VOLUME [ "/root/.cache/huggingface/", "/app/data", "/app/output" ]
EXPOSE 7860

CMD [ "llamafactory-cli webui" ]

可以根据自己的实际情况进行修改。我家里的网络自己搭建了 proxy server（为了访问 github, huggingface 等站点），所以更改 Dockerfile 如下。该 Dockerfile 从 docker buildx 命令行获取 http_proxy 和 https_proxy 变量，并设置 docker buildx 环境里的相应环境变量，这样编译 docker 镜像的过程中就能使用代理服务器了。

FROM nvcr.io/nvidia/pytorch:24.01-py3


# 使用构建参数设置环境变量
ARG http_proxy
ARG https_proxy

# 设置环境变量
ENV HTTP_PROXY=$http_proxy
ENV HTTPS_PROXY=$https_proxy
ENV http_proxy=$http_proxy
ENV https_proxy=$https_proxy

WORKDIR /app

COPY requirements.txt /app/
RUN pip install -r requirements.txt

COPY . /app/
RUN pip install -e .[deepspeed,metrics,bitsandbytes,qwen]

# unset环境变量。Container运行过程中需要代理服务器的话通过-e 传入参数
ENV HTTP_PROXY=""
ENV HTTPS_PROXY=""
ENV http_proxy=""
ENV https_proxy=""

VOLUME [ "/root/.cache/huggingface/", "/app/data", "/app/output" ]
EXPOSE 7860

CMD [ "python", "src/train_web.py" ]

运行如下脚本生成自己的 Llama-Factory docker 镜像：

docker buildx build --build-arg http_proxy=http://proxy_ip:port --build-arg https_proxy=http://proxy_ip:port -t llama-factory:v0.00 .

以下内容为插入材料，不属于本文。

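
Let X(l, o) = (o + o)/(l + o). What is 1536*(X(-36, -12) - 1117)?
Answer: -1714944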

Docker 镜像编译成功后，运行 docker image list 就可以看到编译出来的 docker 镜像了：

docker image list

接下来我们需要运行 Llama-Factory container。Llama-Factory 提供了一个参考的 docker-compose.yml 文件来运行 docker，我们可以按照自己的实际情况进行修改。我这边修改的版本如下，修改的部分参考注释。

version: '3.8'

services:
  llama-factory:
    #build:
    #  dockerfile: Dockerfile
    #  context: .
    image: llama-factory:v0.00 # 修改为编译出来的 docker image 名称/版本
    container_name: llama_factory # container 名称
    volumes:
      - ./volumes/huggingface:/root/.cache/huggingface/
      - ./volumes/data:/app/data
      - ./volumes/output:/app/output
      - /mnt/dev/myprojects/llm-webui-docker/models:/app/models # 映射自己的models目录
    environment:
      - CUDA_VISIBLE_DEVICES=0
      - GRADIO_SERVER_PORT=7864 # webui跑在7864端口上，7860被comfyui占用了
    ports:
      - "7864:7864" # webui跑在7864端口上，7860被comfyui占用了
    ipc: host
    deploy:
      resources:
        reservations:
          devices:
          - driver: nvidia
            count: "all"
            capabilities: [gpu]
    restart: unless-stopped

运行如下命令启动 Llama-Factory 容器：

docker-compose up --detach

现在可以看到 llama_factory container 已经在正常运行了：

访问 http://server_ip:7864 则可以看到如下的 Llama-Factory WebUI 界面：

使用 Llama-Factory 为 Llama3 训练中文 LoRA

1. 模型名称与路径

进入 Llama-Factory WebUI 后，先选择 Model name 为 LLaMA-8B，这时候 Model path 会自动变成 meta-llama/Meta-Llama-3-8B 并自动从 huggingface 拉取 Meta-Llama-3-8B 模型。我这里因为已经下载了 Meta-Llama-3-8B 并映射到了 Llama-Factory container 的 /app/models/llama3-hf/Meta-Llama-3-8B 目录，所以我这里的 Model path 也设置为该路径。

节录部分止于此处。